In hindsight, it is increasingly obvious that the federal government’s project to build the online healthcare website to enroll, qualify, support and service tens of millions of applicants in just a couple of years was doomed from the start. Reports by news outlets across the political spectrum have uncovered a pattern of mismanagement, insufficient oversight, changing requirements, poor communication between contractors and government officials and inadequate testing. A number of sources have reported that delays in writing the regulations for Obamacare resulted in web site functions being left unspecified until spring 2013. As a result, according to a software developer interviewed by the Daily Kos, “. . . that gave the development team six or seven months to build, test, and deploy a complex software application intended for millions of users.”

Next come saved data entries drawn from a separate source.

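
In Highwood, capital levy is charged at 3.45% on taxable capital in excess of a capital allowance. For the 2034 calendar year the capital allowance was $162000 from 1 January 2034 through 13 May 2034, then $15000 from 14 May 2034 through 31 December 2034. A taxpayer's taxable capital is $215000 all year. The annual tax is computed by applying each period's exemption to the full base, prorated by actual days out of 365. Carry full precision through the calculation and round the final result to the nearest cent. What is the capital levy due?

$5052.03

1 January – 13 May 2034: 133 days, exemption $162000 → ($215000 − $162000) × 3.45% × 133/365 = $666.2753
14 May – 31 December 2034: 232 days, exemption $15000 → ($215000 − $15000) × 3.45% × 232/365 = $4385.7534
Total = $5052.0288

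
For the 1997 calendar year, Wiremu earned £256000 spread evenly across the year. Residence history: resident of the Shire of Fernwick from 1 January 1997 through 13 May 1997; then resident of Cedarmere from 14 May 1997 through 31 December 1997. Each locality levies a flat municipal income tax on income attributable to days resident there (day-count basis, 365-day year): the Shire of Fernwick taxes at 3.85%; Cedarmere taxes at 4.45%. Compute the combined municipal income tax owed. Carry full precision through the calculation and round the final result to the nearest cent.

The Shire of Fernwick, 1 January – 13 May 1997: 133 days → £256000 × 3.85% × 133/365 = £3591.3644
Cedarmere, 14 May – 31 December 1997: 232 days → £256000 × 4.45% × 232/365 = £7240.9425
Total = £10832.3068

£10832.31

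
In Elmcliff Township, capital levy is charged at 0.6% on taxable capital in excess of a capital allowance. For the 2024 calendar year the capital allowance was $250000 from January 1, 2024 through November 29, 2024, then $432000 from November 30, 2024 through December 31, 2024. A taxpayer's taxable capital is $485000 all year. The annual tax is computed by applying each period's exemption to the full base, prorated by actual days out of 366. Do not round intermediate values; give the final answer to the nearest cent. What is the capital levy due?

$1314.52

January 1 – November 29, 2024: 334 days, exemption $250000 → ($485000 − $250000) × 0.6% × 334/366 = $1286.7213
November 30 – December 31, 2024: 32 days, exemption $432000 → ($485000 − $432000) × 0.6% × 32/366 = $27.8033
Total = $1314.5246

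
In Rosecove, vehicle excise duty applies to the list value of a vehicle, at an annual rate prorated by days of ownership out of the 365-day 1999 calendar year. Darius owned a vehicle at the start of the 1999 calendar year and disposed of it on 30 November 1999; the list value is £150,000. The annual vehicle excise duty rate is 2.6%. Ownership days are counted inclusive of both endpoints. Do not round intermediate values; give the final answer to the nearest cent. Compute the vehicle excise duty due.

£3,568.77

Days held (1 January – 30 November 1999): 334 out of 365
Tax = £150,000 × 2.6% × 334/365 = £3,568.7671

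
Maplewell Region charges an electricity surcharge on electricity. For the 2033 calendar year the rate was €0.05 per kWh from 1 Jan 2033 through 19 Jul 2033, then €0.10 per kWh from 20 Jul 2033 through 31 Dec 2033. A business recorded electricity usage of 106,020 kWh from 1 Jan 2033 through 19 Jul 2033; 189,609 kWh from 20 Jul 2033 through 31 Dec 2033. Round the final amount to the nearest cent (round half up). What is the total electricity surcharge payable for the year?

€24,261.90

1 Jan – 19 Jul 2033: 106,020 kWh at €0.05/kWh → €5,301.00
20 Jul – 31 Dec 2033: 189,609 kWh at €0.10/kWh → €18,960.90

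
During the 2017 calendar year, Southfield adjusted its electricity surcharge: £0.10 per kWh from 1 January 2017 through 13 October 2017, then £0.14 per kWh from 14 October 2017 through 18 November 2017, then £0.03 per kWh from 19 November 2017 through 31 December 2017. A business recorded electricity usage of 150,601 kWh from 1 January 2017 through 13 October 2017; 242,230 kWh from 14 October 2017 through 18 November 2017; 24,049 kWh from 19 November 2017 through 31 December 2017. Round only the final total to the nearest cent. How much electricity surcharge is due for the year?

£49,693.77

1 January – 13 October 2017: 150,601 kWh at £0.10/kWh → £15,060.10
14 October – 18 November 2017: 242,230 kWh at £0.14/kWh → £33,912.20
19 November – 31 December 2017: 24,049 kWh at £0.03/kWh → £721.47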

The Healthcare.Gov debacle is also symptomatic of problems in the way that the federal government organizes and manages large-scale IT projects. The winning contractor for Healthcare.Gov, CGI Federal, was one of dozens of companies who successfully competed in 2007 for what is called an Indefinite Delivery/Indefinite Quantity (ID/IQ) contract to provide the Centers for Medicare & Medicaid Services with IT technology and services. Many winners of ID/IQ contracts only have to meet the most basic thresholds with respect to competencies, availability of personnel and costs. Then each winner competes for task or delivery orders which can vary wildly as to size, cost, duration and complexity. Since every company awarded a basic ID/IQ contract has been judged competent to do all the activities in the statement of work, competition for task orders often become a price “shoot out” with the lowest bidder winning. The specific award to CGI in September 2011 to build the Healthcare.Gov website was such a delivery order.

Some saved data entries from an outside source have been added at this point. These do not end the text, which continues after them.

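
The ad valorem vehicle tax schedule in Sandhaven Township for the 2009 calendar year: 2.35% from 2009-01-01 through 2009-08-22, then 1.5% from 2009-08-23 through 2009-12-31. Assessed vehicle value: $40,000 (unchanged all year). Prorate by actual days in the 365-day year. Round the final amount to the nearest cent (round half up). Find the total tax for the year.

$817.97

2009-01-01 to 2009-08-22: 234 days at 2.35% → $40,000 × 2.35% × 234/365 = $602.6301
2009-08-23 to 2009-12-31: 131 days at 1.5% → $40,000 × 1.5% × 131/365 = $215.3425
Total = $817.9726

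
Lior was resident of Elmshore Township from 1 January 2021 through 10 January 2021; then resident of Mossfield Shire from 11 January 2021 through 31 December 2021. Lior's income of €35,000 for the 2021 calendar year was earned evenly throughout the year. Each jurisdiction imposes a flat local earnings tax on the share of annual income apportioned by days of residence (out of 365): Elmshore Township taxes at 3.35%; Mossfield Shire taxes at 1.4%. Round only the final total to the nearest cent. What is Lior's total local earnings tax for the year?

€508.70

Elmshore Township, 1 January – 10 January 2021: 10 days → €35,000 × 3.35% × 10/365 = €32.1233
Mossfield Shire, 11 January – 31 December 2021: 355 days → €35,000 × 1.4% × 355/365 = €476.5753
Total = €508.6986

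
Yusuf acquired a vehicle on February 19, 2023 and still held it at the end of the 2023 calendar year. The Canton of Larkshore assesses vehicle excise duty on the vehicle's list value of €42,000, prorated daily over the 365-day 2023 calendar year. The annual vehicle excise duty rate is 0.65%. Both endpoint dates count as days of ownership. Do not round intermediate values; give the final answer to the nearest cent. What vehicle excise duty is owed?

€236.35

Days held (February 19 – December 31, 2023): 316 out of 365
Tax = €42,000 × 0.65% × 316/365 = €236.3507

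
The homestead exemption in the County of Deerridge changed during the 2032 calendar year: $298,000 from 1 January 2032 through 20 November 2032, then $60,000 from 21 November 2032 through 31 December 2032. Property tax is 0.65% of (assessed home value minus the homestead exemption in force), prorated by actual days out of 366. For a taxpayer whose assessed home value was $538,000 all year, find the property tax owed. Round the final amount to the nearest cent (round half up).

$1,733.30

1 January – 20 November 2032: 325 days, exemption $298,000 → ($538,000 − $298,000) × 0.65% × 325/366 = $1,385.2459
21 November – 31 December 2032: 41 days, exemption $60,000 → ($538,000 − $60,000) × 0.65% × 41/366 = $348.0519
Total = $1,733.2978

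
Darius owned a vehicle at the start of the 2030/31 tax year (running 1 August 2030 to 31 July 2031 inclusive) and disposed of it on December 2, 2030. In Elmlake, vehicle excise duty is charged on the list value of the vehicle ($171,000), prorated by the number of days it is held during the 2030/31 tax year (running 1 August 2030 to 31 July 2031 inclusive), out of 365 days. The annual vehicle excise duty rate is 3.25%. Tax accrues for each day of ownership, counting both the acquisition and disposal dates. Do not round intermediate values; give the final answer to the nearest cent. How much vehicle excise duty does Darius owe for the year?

$1,888.03

Days held (August 1 – December 2, 2030): 124 out of 365
Tax = $171,000 × 3.25% × 124/365 = $1,888.0274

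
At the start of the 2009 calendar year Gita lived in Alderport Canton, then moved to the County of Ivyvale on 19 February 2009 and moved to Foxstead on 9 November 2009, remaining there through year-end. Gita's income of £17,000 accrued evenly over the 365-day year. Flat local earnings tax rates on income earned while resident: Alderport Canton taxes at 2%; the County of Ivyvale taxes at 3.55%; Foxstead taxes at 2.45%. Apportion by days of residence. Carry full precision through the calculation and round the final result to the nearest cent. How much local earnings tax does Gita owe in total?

Alderport Canton, 1 January – 18 February 2009: 49 days → £17,000 × 2% × 49/365 = £45.6438
The County of Ivyvale, 19 February – 8 November 2009: 263 days → £17,000 × 3.55% × 263/365 = £434.8507
Foxstead, 9 November – 31 December 2009: 53 days → £17,000 × 2.45% × 53/365 = £60.4781
Total = £540.9726

£540.97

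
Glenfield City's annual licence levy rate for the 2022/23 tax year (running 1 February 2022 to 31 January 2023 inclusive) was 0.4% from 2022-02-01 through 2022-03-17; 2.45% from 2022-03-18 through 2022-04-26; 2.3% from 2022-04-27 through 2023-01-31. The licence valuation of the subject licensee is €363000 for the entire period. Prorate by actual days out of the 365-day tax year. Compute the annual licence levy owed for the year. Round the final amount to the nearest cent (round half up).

2022-02-01 to 2022-03-17: 45 days at 0.4% → €363000 × 0.4% × 45/365 = €179.0137
2022-03-18 to 2022-04-26: 40 days at 2.45% → €363000 × 2.45% × 40/365 = €974.6301
2022-04-27 to 2023-01-31: 280 days at 2.3% → €363000 × 2.3% × 280/365 = €6404.7123
Total = €7558.3562

€7558.36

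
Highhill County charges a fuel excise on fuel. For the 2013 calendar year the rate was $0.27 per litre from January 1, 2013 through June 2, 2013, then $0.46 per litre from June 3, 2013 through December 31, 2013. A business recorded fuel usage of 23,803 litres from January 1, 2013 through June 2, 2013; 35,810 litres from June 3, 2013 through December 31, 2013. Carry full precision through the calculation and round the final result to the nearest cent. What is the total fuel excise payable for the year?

$22899.41

January 1 – June 2, 2013: 23,803 litres at $0.27/litre → $6426.81
June 3 – December 31, 2013: 35,810 litres at $0.46/litre → $16472.60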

While there is a temptation to blame the contractor for the problems with the Obamacare website, the actual miscreant is the Obama Administration itself. The administration has relentlessly pursued the strategy of acquiring goods and services through ever-larger ID/IQ contracts. These are inherently difficult to manage and oversee. Even worse, many departments and agencies have adopted the standard of Lowest Price, Technically Acceptable (LPTA) in making contract awards. Many differentiators such as past performance, quality of personnel, innovative ideas and even risk reduction measures, are excluded from consideration. Price is all that matters in the awarding of a task or delivery order. CGI is reported to have experienced a lot of problems in its IT work for the Canadian healthcare system. But under the LPTA standard, were it applied in this instance, these problems might not have even been considered by the source selection authority for Healthcare.Gov. LPTA is described by federal IT contractors as “a race to the bottom.”

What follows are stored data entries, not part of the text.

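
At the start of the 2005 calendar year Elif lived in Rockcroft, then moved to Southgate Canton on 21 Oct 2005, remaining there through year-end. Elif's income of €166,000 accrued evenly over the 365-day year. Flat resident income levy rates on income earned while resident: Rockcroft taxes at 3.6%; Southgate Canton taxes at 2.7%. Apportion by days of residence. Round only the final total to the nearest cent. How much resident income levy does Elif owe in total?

Rockcroft, 1 Jan – 20 Oct 2005: 293 days → €166,000 × 3.6% × 293/365 = €4,797.1726
Southgate Canton, 21 Oct – 31 Dec 2005: 72 days → €166,000 × 2.7% × 72/365 = €884.1205
Total = €5,681.2932

€5,681.29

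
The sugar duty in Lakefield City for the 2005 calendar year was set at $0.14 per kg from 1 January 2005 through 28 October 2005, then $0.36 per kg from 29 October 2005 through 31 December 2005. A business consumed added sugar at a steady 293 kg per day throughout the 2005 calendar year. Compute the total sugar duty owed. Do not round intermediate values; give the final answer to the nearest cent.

1 January – 28 October 2005: 301 days × 293 kg/day = 88,193 kg at $0.14/kg → $12,347.02
29 October – 31 December 2005: 64 days × 293 kg/day = 18,752 kg at $0.36/kg → $6,750.72

$19,097.74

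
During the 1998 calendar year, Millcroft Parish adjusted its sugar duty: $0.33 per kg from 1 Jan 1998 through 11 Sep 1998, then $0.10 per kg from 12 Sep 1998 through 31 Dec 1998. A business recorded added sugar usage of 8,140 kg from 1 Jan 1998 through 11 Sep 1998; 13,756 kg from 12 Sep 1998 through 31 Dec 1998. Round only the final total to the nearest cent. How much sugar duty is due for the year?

1 Jan – 11 Sep 1998: 8,140 kg at $0.33/kg → $2,686.20
12 Sep – 31 Dec 1998: 13,756 kg at $0.10/kg → $1,375.60

$4,061.80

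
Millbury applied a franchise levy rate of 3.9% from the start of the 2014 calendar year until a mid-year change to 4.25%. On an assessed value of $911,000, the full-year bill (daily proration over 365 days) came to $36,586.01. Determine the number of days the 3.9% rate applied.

244 days

Let d = days at the first rate; then 365 − d days at the second rate.
$911,000 × [3.9%·d + 4.25%·(365−d)] / 365 = $36,586.01
Solving gives d = 244, so the new rate took effect on September 2, 2014.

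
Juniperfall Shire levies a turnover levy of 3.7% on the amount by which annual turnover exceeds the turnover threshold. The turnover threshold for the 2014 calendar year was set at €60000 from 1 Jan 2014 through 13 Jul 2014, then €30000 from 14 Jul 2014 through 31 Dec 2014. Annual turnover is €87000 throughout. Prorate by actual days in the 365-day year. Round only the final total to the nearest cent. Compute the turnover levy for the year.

€1519.03

1 Jan – 13 Jul 2014: 194 days, exemption €60000 → (€87000 − €60000) × 3.7% × 194/365 = €530.9753
14 Jul – 31 Dec 2014: 171 days, exemption €30000 → (€87000 − €30000) × 3.7% × 171/365 = €988.0521
Total = €1519.0274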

The evidence is mounting that the responsibility for the debacle that is Healthcare.Gov rests primarily with the Department of Health and Human Services and, ultimately, the White House. They were late to the starting gate, confused in their guidance and desirous of getting a massive amount of work done on the cheap. What they got instead was a death march. Let this be a lesson to other federal agencies and departments, most notably the Department of Defense.